In school, the young Edison's mind often wandered, and his teacher, the Reverend Engle, was overheard calling him "addled". This ended Edison's three months of official schooling. Edison recalled later, 'My mother was the making of me. She was so true, so sure of me; and I felt I had something to live for, someone I must not disappoint.' His mother taught him at home. Edison also developed hearing problems at an early age. The cause of his deafness has been attributed to a bout of scarlet fever during childhood and recurring untreated middle-ear infections.

Edison also used Relaxation methods to come up with inventions. He used 'hypnagogic methods' in particular.

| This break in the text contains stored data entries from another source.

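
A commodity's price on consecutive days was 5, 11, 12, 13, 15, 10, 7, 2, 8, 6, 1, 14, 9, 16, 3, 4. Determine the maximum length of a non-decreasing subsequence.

6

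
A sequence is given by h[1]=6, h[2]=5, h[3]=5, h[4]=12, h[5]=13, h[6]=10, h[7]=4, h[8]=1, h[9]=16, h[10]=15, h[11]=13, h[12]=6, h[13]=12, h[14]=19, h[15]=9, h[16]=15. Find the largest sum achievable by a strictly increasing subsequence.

Let S[i] be the best sum of a strictly increasing subsequence ending at i:
i:      1  2  3  4  5  6  7  8  9 10 11 12 13 14 15 16
h[i]:   6  5  5 12 13 10  4  1 16 15 13  6 12 19  9 15
S:      6  5  5 18 31 16  4  1 47 46 31 11 28 66 20 46
Maximum is 66 (e.g. 6 + 12 + 13 + 16 + 19).

66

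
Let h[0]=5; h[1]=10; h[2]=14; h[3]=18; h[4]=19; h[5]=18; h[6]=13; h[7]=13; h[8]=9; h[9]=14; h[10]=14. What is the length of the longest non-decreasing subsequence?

Track the smallest tail for each achievable length (allowing ties):
5 → extends → [5]
10 → extends → [5, 10]
14 → extends → [5, 10, 14]
18 → extends → [5, 10, 14, 18]
19 → extends → [5, 10, 14, 18, 19]
18 → replaces 19 → [5, 10, 14, 18, 18]
13 → replaces 14 → [5, 10, 13, 18, 18]
13 → replaces 18 → [5, 10, 13, 13, 18]
9 → replaces 10 → [5, 9, 13, 13, 18]
14 → replaces 18 → [5, 9, 13, 13, 14]
14 → extends → [5, 9, 13, 13, 14, 14]
Six tails, so the longest non-decreasing subsequence has length 6 (e.g. 5, 10, 13, 13, 14, 14).

6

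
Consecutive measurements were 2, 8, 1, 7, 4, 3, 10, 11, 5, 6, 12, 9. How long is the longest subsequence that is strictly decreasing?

4

Negate each value so 'decreasing' becomes 'increasing', then run patience tails on the negated sequence:
-2 → extends → [-2]
-8 → replaces -2 → [-8]
-1 → extends → [-8, -1]
-7 → replaces -1 → [-8, -7]
-4 → extends → [-8, -7, -4]
-3 → extends → [-8, -7, -4, -3]
-10 → replaces -8 → [-10, -7, -4, -3]
-11 → replaces -10 → [-11, -7, -4, -3]
-5 → replaces -4 → [-11, -7, -5, -3]
-6 → replaces -5 → [-11, -7, -6, -3]
-12 → replaces -11 → [-12, -7, -6, -3]
-9 → replaces -7 → [-12, -9, -6, -3]
Four tails, so the longest strictly decreasing subsequence of the original has length 4.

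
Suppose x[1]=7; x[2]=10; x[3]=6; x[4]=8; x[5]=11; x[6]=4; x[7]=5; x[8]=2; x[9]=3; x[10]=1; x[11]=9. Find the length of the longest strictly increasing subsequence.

3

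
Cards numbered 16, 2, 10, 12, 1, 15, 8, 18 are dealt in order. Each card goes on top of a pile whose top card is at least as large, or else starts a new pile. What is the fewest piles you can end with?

Place each on the leftmost legal pile:
16 → new pile 1 (tops now [16])
2 → pile 1 (tops now [2])
10 → new pile 2 (tops now [2, 10])
12 → new pile 3 (tops now [2, 10, 12])
1 → pile 1 (tops now [1, 10, 12])
15 → new pile 4 (tops now [1, 10, 12, 15])
8 → pile 2 (tops now [1, 8, 12, 15])
18 → new pile 5 (tops now [1, 8, 12, 15, 18])
Five piles.

5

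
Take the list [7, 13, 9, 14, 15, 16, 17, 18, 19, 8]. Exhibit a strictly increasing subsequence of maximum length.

Patience tails give the LIS length; then backtrack through the dp parents:
7 → extends → [7]
13 → extends → [7, 13]
9 → replaces 13 → [7, 9]
14 → extends → [7, 9, 14]
15 → extends → [7, 9, 14, 15]
16 → extends → [7, 9, 14, 15, 16]
17 → extends → [7, 9, 14, 15, 16, 17]
18 → extends → [7, 9, 14, 15, 16, 17, 18]
19 → extends → [7, 9, 14, 15, 16, 17, 18, 19]
8 → replaces 9 → [7, 8, 14, 15, 16, 17, 18, 19]
Length 8; one witness is 7, 13, 14, 15, 16, 17, 18, 19.

7, 13, 14, 15, 16, 17, 18, 19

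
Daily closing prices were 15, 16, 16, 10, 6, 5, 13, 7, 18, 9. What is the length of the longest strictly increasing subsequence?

Track the smallest tail for each achievable length (strict):
15 → extends → [15]
16 → extends → [15, 16]
16 → already a tail → [15, 16]
10 → replaces 15 → [10, 16]
6 → replaces 10 → [6, 16]
5 → replaces 6 → [5, 16]
13 → replaces 16 → [5, 13]
7 → replaces 13 → [5, 7]
18 → extends → [5, 7, 18]
9 → replaces 18 → [5, 7, 9]
Three tails, so the longest strictly increasing subsequence has length 3 (e.g. 15, 16, 18).

3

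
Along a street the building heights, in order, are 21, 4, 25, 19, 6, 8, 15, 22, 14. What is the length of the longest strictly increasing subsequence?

5

Track the smallest tail for each achievable length (strict):
21 → extends → [21]
4 → replaces 21 → [4]
25 → extends → [4, 25]
19 → replaces 25 → [4, 19]
6 → replaces 19 → [4, 6]
8 → extends → [4, 6, 8]
15 → extends → [4, 6, 8, 15]
22 → extends → [4, 6, 8, 15, 22]
14 → replaces 15 → [4, 6, 8, 14, 22]
Five tails, so the longest strictly increasing subsequence has length 5 (e.g. 4, 6, 8, 15, 22).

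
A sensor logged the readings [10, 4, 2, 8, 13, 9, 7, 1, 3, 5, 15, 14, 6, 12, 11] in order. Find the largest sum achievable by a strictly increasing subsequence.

Let S[i] be the best sum of a strictly increasing subsequence ending at i:
i:      1  2  3  4  5  6  7  8  9 10 11 12 13 14 15
a[i]:  10  4  2  8 13  9  7  1  3  5 15 14  6 12 11
S:     10  4  2 12 25 21 11  1  5 10 40 39 16 33 32
Maximum is 40 (e.g. 4 + 8 + 13 + 15).

40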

But he was also helped by the fact that he was, as historian Paul Israel has characterised him, a "freethinker" in that he Questioned belief systems and freed his Memory from the restricting beliefs of others.

 

He also believed in the spiritual world. Edison was heavily influenced by Thomas Paine's The Age of Reason. He defended Paine's "scientific deism", saying, "He has been called an atheist, but atheist he was not. Paine believed in a supreme intelligence [Ultimate Intelligence], as representing the idea which other men often express by the name of deity."

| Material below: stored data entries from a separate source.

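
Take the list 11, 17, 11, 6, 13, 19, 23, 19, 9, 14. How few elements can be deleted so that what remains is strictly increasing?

6

Fewest deletions = n − (longest strictly increasing subsequence).
Patience tails:
11 → extends → [11]
17 → extends → [11, 17]
11 → already a tail → [11, 17]
6 → replaces 11 → [6, 17]
13 → replaces 17 → [6, 13]
19 → extends → [6, 13, 19]
23 → extends → [6, 13, 19, 23]
19 → already a tail → [6, 13, 19, 23]
9 → replaces 13 → [6, 9, 19, 23]
14 → replaces 19 → [6, 9, 14, 23]
Longest strictly increasing subsequence has length 4, so deletions = 10 − 4 = 6.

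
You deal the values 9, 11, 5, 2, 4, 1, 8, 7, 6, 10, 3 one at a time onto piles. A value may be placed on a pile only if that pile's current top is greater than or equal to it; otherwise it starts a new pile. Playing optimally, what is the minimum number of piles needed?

4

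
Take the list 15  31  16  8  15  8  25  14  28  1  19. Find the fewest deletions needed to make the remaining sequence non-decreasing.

7

Fewest deletions = n − (longest non-decreasing subsequence).
i:      1  2  3  4  5  6  7  8  9 10 11
a[i]:  15 31 16  8 15  8 25 14 28  1 19
dp:     1  2  2  1  2  2  3  3  4  1  4
max dp = 4, so deletions = 11 − 4 = 7.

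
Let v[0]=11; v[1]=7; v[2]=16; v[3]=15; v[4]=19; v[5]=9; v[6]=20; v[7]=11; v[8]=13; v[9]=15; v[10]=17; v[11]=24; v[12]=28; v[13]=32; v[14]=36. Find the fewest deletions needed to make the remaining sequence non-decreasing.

5

Fewest deletions = n − (longest non-decreasing subsequence).
Patience tails:
11 → extends → [11]
7 → replaces 11 → [7]
16 → extends → [7, 16]
15 → replaces 16 → [7, 15]
19 → extends → [7, 15, 19]
9 → replaces 15 → [7, 9, 19]
20 → extends → [7, 9, 19, 20]
11 → replaces 19 → [7, 9, 11, 20]
13 → replaces 20 → [7, 9, 11, 13]
15 → extends → [7, 9, 11, 13, 15]
17 → extends → [7, 9, 11, 13, 15, 17]
24 → extends → [7, 9, 11, 13, 15, 17, 24]
28 → extends → [7, 9, 11, 13, 15, 17, 24, 28]
32 → extends → [7, 9, 11, 13, 15, 17, 24, 28, 32]
36 → extends → [7, 9, 11, 13, 15, 17, 24, 28, 32, 36]
Longest non-decreasing subsequence has length 10, so deletions = 15 − 10 = 5.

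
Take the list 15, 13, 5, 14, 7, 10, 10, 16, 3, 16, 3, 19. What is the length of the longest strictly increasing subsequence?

5

Track the smallest tail for each achievable length (strict):
15 → extends → [15]
13 → replaces 15 → [13]
5 → replaces 13 → [5]
14 → extends → [5, 14]
7 → replaces 14 → [5, 7]
10 → extends → [5, 7, 10]
10 → already a tail → [5, 7, 10]
16 → extends → [5, 7, 10, 16]
3 → replaces 5 → [3, 7, 10, 16]
16 → already a tail → [3, 7, 10, 16]
3 → already a tail → [3, 7, 10, 16]
19 → extends → [3, 7, 10, 16, 19]
Five tails, so the longest strictly increasing subsequence has length 5 (e.g. 5, 7, 10, 16, 19).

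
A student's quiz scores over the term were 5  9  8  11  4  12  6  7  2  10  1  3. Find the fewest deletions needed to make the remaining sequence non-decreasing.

Fewest deletions = n − (longest non-decreasing subsequence).
Patience tails:
5 → extends → [5]
9 → extends → [5, 9]
8 → replaces 9 → [5, 8]
11 → extends → [5, 8, 11]
4 → replaces 5 → [4, 8, 11]
12 → extends → [4, 8, 11, 12]
6 → replaces 8 → [4, 6, 11, 12]
7 → replaces 11 → [4, 6, 7, 12]
2 → replaces 4 → [2, 6, 7, 12]
10 → replaces 12 → [2, 6, 7, 10]
1 → replaces 2 → [1, 6, 7, 10]
3 → replaces 6 → [1, 3, 7, 10]
Longest non-decreasing subsequence has length 4, so deletions = 12 − 4 = 8.

8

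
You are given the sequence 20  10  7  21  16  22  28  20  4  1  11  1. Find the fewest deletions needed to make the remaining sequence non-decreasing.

8

Fewest deletions = n − (longest non-decreasing subsequence).
Patience tails:
20 → extends → [20]
10 → replaces 20 → [10]
7 → replaces 10 → [7]
21 → extends → [7, 21]
16 → replaces 21 → [7, 16]
22 → extends → [7, 16, 22]
28 → extends → [7, 16, 22, 28]
20 → replaces 22 → [7, 16, 20, 28]
4 → replaces 7 → [4, 16, 20, 28]
1 → replaces 4 → [1, 16, 20, 28]
11 → replaces 16 → [1, 11, 20, 28]
1 → replaces 11 → [1, 1, 20, 28]
Longest non-decreasing subsequence has length 4, so deletions = 12 − 4 = 8.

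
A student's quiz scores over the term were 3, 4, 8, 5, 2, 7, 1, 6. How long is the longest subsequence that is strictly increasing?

Let dp[i] be the length of the longest such subsequence ending at index i:
i:     1 2 3 4 5 6 7 8
a[i]:  3 4 8 5 2 7 1 6
dp:    1 2 3 3 1 4 1 4
Maximum dp value is 4.

4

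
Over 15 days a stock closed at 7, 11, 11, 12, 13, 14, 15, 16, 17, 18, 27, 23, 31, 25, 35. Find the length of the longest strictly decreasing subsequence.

2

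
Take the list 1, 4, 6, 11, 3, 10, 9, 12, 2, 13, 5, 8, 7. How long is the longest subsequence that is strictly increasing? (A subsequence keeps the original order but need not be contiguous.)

Track the smallest tail for each achievable length (strict):
1 → extends → [1]
4 → extends → [1, 4]
6 → extends → [1, 4, 6]
11 → extends → [1, 4, 6, 11]
3 → replaces 4 → [1, 3, 6, 11]
10 → replaces 11 → [1, 3, 6, 10]
9 → replaces 10 → [1, 3, 6, 9]
12 → extends → [1, 3, 6, 9, 12]
2 → replaces 3 → [1, 2, 6, 9, 12]
13 → extends → [1, 2, 6, 9, 12, 13]
5 → replaces 6 → [1, 2, 5, 9, 12, 13]
8 → replaces 9 → [1, 2, 5, 8, 12, 13]
7 → replaces 8 → [1, 2, 5, 7, 12, 13]
Six tails, so the longest strictly increasing subsequence has length 6 (e.g. 1, 4, 6, 11, 12, 13).

6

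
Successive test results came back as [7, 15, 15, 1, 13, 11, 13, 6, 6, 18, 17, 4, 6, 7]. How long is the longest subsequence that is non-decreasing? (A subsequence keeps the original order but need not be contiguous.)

5

Track the smallest tail for each achievable length (allowing ties):
7 → extends → [7]
15 → extends → [7, 15]
15 → extends → [7, 15, 15]
1 → replaces 7 → [1, 15, 15]
13 → replaces 15 → [1, 13, 15]
11 → replaces 13 → [1, 11, 15]
13 → replaces 15 → [1, 11, 13]
6 → replaces 11 → [1, 6, 13]
6 → replaces 13 → [1, 6, 6]
18 → extends → [1, 6, 6, 18]
17 → replaces 18 → [1, 6, 6, 17]
4 → replaces 6 → [1, 4, 6, 17]
6 → replaces 17 → [1, 4, 6, 6]
7 → extends → [1, 4, 6, 6, 7]
Five tails, so the longest non-decreasing subsequence has length 5 (e.g. 1, 6, 6, 6, 7).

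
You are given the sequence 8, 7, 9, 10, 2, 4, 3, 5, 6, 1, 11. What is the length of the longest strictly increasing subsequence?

Track the smallest tail for each achievable length (strict):
8 → extends → [8]
7 → replaces 8 → [7]
9 → extends → [7, 9]
10 → extends → [7, 9, 10]
2 → replaces 7 → [2, 9, 10]
4 → replaces 9 → [2, 4, 10]
3 → replaces 4 → [2, 3, 10]
5 → replaces 10 → [2, 3, 5]
6 → extends → [2, 3, 5, 6]
1 → replaces 2 → [1, 3, 5, 6]
11 → extends → [1, 3, 5, 6, 11]
Five tails, so the longest strictly increasing subsequence has length 5 (e.g. 2, 4, 5, 6, 11).

5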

Edison was not, however, a believer in the God or gods of religion – the artificially constructed inventions created to make people follow religions. In an October 2, 1910, interview in the New York Times Magazine, Edison stated:

 

Nature is what we know. We do not know the gods of religions. And nature is not kind, or merciful, or loving. If God made me — the fabled God of the three qualities of which I spoke: mercy, kindness, love — He also made the fish I catch and eat. And where do His mercy, kindness, and love for that fish come in? No; nature made us — nature did it all — not the gods of the religions.” [Intelligence hierarchy]

 

Edison was inevitably called an atheist for those remarks by the religious, but he did not allow himself to be drawn into the controversy publicly. Instead, he continually and patiently repeated the message, in the hope it would get both properly reported and get home to people:

I do not believe in the God of the theologians; but that there is a Supreme Intelligence I do not doubt.

Nonviolence was key to Edison's moral views, [Don't hurt] and when asked to serve as a naval consultant for World War I, he specified he would work only on defensive weapons and later noted,

I am proud of the fact that I never invented weapons to kill.

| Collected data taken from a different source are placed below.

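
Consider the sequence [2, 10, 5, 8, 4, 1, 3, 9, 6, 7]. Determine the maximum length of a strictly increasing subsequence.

Track the smallest tail for each achievable length (strict):
2 → extends → [2]
10 → extends → [2, 10]
5 → replaces 10 → [2, 5]
8 → extends → [2, 5, 8]
4 → replaces 5 → [2, 4, 8]
1 → replaces 2 → [1, 4, 8]
3 → replaces 4 → [1, 3, 8]
9 → extends → [1, 3, 8, 9]
6 → replaces 8 → [1, 3, 6, 9]
7 → replaces 9 → [1, 3, 6, 7]
Four tails, so the longest strictly increasing subsequence has length 4 (e.g. 2, 5, 8, 9).

4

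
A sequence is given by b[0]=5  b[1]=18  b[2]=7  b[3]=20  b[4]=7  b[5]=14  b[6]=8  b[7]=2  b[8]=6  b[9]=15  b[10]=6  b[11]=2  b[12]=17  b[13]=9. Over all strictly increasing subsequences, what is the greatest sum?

Let S[i] be the best sum of a strictly increasing subsequence ending at i:
i:      0  1  2  3  4  5  6  7  8  9 10 11 12 13
b[i]:   5 18  7 20  7 14  8  2  6 15  6  2 17  9
S:      5 23 12 43 12 26 20  2 11 41 11  2 58 29
Maximum is 58 (e.g. 5 + 7 + 14 + 15 + 17).

58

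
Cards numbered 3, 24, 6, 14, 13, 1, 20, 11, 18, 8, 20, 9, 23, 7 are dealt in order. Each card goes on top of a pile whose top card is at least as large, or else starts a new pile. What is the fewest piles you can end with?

6

Place each on the leftmost legal pile:
3 → new pile 1 (tops now [3])
24 → new pile 2 (tops now [3, 24])
6 → pile 2 (tops now [3, 6])
14 → new pile 3 (tops now [3, 6, 14])
13 → pile 3 (tops now [3, 6, 13])
1 → pile 1 (tops now [1, 6, 13])
20 → new pile 4 (tops now [1, 6, 13, 20])
11 → pile 3 (tops now [1, 6, 11, 20])
18 → pile 4 (tops now [1, 6, 11, 18])
8 → pile 3 (tops now [1, 6, 8, 18])
20 → new pile 5 (tops now [1, 6, 8, 18, 20])
9 → pile 4 (tops now [1, 6, 8, 9, 20])
23 → new pile 6 (tops now [1, 6, 8, 9, 20, 23])
7 → pile 3 (tops now [1, 6, 7, 9, 20, 23])
Six piles.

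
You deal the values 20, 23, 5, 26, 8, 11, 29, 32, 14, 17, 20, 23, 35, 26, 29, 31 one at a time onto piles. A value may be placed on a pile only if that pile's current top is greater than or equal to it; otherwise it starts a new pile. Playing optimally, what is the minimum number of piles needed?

10

The minimum number of non-increasing subsequences covering a sequence equals the length of its longest strictly increasing subsequence.
LIS length is 10 (e.g. 5, 8, 11, 14, 17, 20, 23, 26, 29, 31), so 10 piles are needed.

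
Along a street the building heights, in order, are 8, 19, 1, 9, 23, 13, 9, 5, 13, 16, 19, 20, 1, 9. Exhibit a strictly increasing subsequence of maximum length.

Patience tails give the LIS length; then backtrack through the dp parents:
8 → extends → [8]
19 → extends → [8, 19]
1 → replaces 8 → [1, 19]
9 → replaces 19 → [1, 9]
23 → extends → [1, 9, 23]
13 → replaces 23 → [1, 9, 13]
9 → already a tail → [1, 9, 13]
5 → replaces 9 → [1, 5, 13]
13 → already a tail → [1, 5, 13]
16 → extends → [1, 5, 13, 16]
19 → extends → [1, 5, 13, 16, 19]
20 → extends → [1, 5, 13, 16, 19, 20]
1 → already a tail → [1, 5, 13, 16, 19, 20]
9 → replaces 13 → [1, 5, 9, 16, 19, 20]
Length 6; one witness is 8, 9, 13, 16, 19, 20.

8, 9, 13, 16, 19, 20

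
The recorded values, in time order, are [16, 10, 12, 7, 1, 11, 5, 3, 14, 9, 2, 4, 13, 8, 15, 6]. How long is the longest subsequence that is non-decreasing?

Let dp[i] be the length of the longest such subsequence ending at index i:
i:      1  2  3  4  5  6  7  8  9 10 11 12 13 14 15 16
a[i]:  16 10 12  7  1 11  5  3 14  9  2  4 13  8 15  6
dp:     1  1  2  1  1  2  2  2  3  3  2  3  4  4  5  4
Maximum dp value is 5.

5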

Edison's philosophy of nonviolence extended to animals as well, about which he stated:

Nonviolence leads to the highest ethics, which is the goal of all evolution. Until we stop harming all other living beings, we are still savages.

 

 

In 1920, [aged 73], Edison set off a media sensation when he told B. C. Forbes of American Magazine that he was working on a "spirit phone" to allow communication with the dead, a story which other newspapers and magazines repeated.

Edison later disclaimed the idea, telling the New York Times in 1926 that

 

I really had nothing to tell him, but I hated to disappoint him so I thought up this story about communicating with spirits, but it was all a joke.

Or maybe it wasn't. There are now devices that use electric current and magnetic fields – the so called 'God helmets' that do indeed enable you to communicate with the spirit world – so who knows?

Thomas Edison died of complications of diabetes on October 18, 1931, in his home, "Glenmont".